Don’t Idealize Relationships
Counselling helps to recover
Recovering from traumatic relationships can take a while. Sometimes people just have to learn to live with their painful memory.
Relationships can be stagmatized by emotional prejudice and beliefs such as “People should like me, I am not good enough, Sacrifice yourself for others,…” cause lots of harm. This stigma impacts individuals (mostly females) and they stay in abusive and traumatic relationships.
Beliefs can be so strong and destructive that they overpower rational thinking. They allow to develop bounds, emotional attachments in a toxic romance.
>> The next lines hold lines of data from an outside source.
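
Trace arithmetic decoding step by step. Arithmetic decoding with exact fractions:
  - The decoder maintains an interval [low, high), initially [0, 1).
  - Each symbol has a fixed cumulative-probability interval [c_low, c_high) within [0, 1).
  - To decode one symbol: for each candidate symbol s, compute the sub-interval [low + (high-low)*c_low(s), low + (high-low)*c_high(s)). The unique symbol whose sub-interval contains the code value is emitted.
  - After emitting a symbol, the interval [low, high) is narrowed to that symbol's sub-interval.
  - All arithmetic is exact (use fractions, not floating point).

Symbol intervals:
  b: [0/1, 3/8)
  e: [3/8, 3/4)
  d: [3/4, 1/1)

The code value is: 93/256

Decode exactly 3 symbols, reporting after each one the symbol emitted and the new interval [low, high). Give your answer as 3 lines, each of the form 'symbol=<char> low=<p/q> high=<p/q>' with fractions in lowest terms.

Answer: symbol=b low=0/1 high=3/8
symbol=d low=9/32 high=3/8
symbol=d low=45/128 high=3/8

Derivation:
Step 1: interval [0/1, 1/1), width = 1/1 - 0/1 = 1/1
  'b': [0/1 + 1/1*0/1, 0/1 + 1/1*3/8) = [0/1, 3/8) <- contains code 93/256
  'e': [0/1 + 1/1*3/8, 0/1 + 1/1*3/4) = [3/8, 3/4)
  'd': [0/1 + 1/1*3/4, 0/1 + 1/1*1/1) = [3/4, 1/1)
  emit 'b', narrow to [0/1, 3/8)
Step 2: interval [0/1, 3/8), width = 3/8 - 0/1 = 3/8
  'b': [0/1 + 3/8*0/1, 0/1 + 3/8*3/8) = [0/1, 9/64)
  'e': [0/1 + 3/8*3/8, 0/1 + 3/8*3/4) = [9/64, 9/32)
  'd': [0/1 + 3/8*3/4, 0/1 + 3/8*1/1) = [9/32, 3/8) <- contains code 93/256
  emit 'd', narrow to [9/32, 3/8)
Step 3: interval [9/32, 3/8), width = 3/8 - 9/32 = 3/32
  'b': [9/32 + 3/32*0/1, 9/32 + 3/32*3/8) = [9/32, 81/256)
  'e': [9/32 + 3/32*3/8, 9/32 + 3/32*3/4) = [81/256, 45/128)
  'd': [9/32 + 3/32*3/4, 9/32 + 3/32*1/1) = [45/128, 3/8) <- contains code 93/256
  emit 'd', narrow to [45/128, 3/8)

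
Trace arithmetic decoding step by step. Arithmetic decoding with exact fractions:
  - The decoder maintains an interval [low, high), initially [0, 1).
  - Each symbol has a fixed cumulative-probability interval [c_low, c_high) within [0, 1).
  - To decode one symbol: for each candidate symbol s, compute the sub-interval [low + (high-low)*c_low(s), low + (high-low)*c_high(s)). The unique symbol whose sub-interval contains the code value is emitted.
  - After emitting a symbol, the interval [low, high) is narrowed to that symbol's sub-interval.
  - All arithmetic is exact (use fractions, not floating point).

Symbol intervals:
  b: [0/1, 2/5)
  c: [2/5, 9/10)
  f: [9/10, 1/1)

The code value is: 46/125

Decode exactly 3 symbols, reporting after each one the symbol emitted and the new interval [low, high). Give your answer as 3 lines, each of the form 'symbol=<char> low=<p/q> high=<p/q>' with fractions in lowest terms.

Answer: symbol=b low=0/1 high=2/5
symbol=f low=9/25 high=2/5
symbol=b low=9/25 high=47/125

Derivation:
Step 1: interval [0/1, 1/1), width = 1/1 - 0/1 = 1/1
  'b': [0/1 + 1/1*0/1, 0/1 + 1/1*2/5) = [0/1, 2/5) <- contains code 46/125
  'c': [0/1 + 1/1*2/5, 0/1 + 1/1*9/10) = [2/5, 9/10)
  'f': [0/1 + 1/1*9/10, 0/1 + 1/1*1/1) = [9/10, 1/1)
  emit 'b', narrow to [0/1, 2/5)
Step 2: interval [0/1, 2/5), width = 2/5 - 0/1 = 2/5
  'b': [0/1 + 2/5*0/1, 0/1 + 2/5*2/5) = [0/1, 4/25)
  'c': [0/1 + 2/5*2/5, 0/1 + 2/5*9/10) = [4/25, 9/25)
  'f': [0/1 + 2/5*9/10, 0/1 + 2/5*1/1) = [9/25, 2/5) <- contains code 46/125
  emit 'f', narrow to [9/25, 2/5)
Step 3: interval [9/25, 2/5), width = 2/5 - 9/25 = 1/25
  'b': [9/25 + 1/25*0/1, 9/25 + 1/25*2/5) = [9/25, 47/125) <- contains code 46/125
  'c': [9/25 + 1/25*2/5, 9/25 + 1/25*9/10) = [47/125, 99/250)
  'f': [9/25 + 1/25*9/10, 9/25 + 1/25*1/1) = [99/250, 2/5)
  emit 'b', narrow to [9/25, 47/125)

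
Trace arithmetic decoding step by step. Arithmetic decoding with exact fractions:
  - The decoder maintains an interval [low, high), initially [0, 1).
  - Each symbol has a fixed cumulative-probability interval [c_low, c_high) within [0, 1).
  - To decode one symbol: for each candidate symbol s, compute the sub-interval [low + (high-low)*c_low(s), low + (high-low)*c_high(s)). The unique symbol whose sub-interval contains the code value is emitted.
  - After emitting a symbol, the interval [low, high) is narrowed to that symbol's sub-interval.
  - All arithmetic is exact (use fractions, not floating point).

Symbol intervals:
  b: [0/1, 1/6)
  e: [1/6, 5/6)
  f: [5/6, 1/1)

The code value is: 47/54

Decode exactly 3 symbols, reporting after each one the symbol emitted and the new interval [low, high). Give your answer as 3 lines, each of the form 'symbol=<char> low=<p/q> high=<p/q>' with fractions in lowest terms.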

Consequently, people struggle to see through this traumatic emotional attachments, or even they resist to change a pathological relationship.
Too good to be real is a story of two women who were eventually able to finish their relationships with an abuser. It may be about an extreme case of psychological manipulation and abuse (called gaslighting).
Gaslighting a state when a victim becomes a self-destroyer, when they question their own memory, perception and sanity. It’s a combination of controlling behaviour of a “predator” and their assaults, threats, humiliations and other forms of abuse which strengthen their victim’s traumatic bound.
If we want to understand a relationship we should understand ourselves and have self-knowledge about two things: 1. what emotional attachments we create and we have with a partner (in any relationship) & 2. what beliefs we have that reinforce this relationship.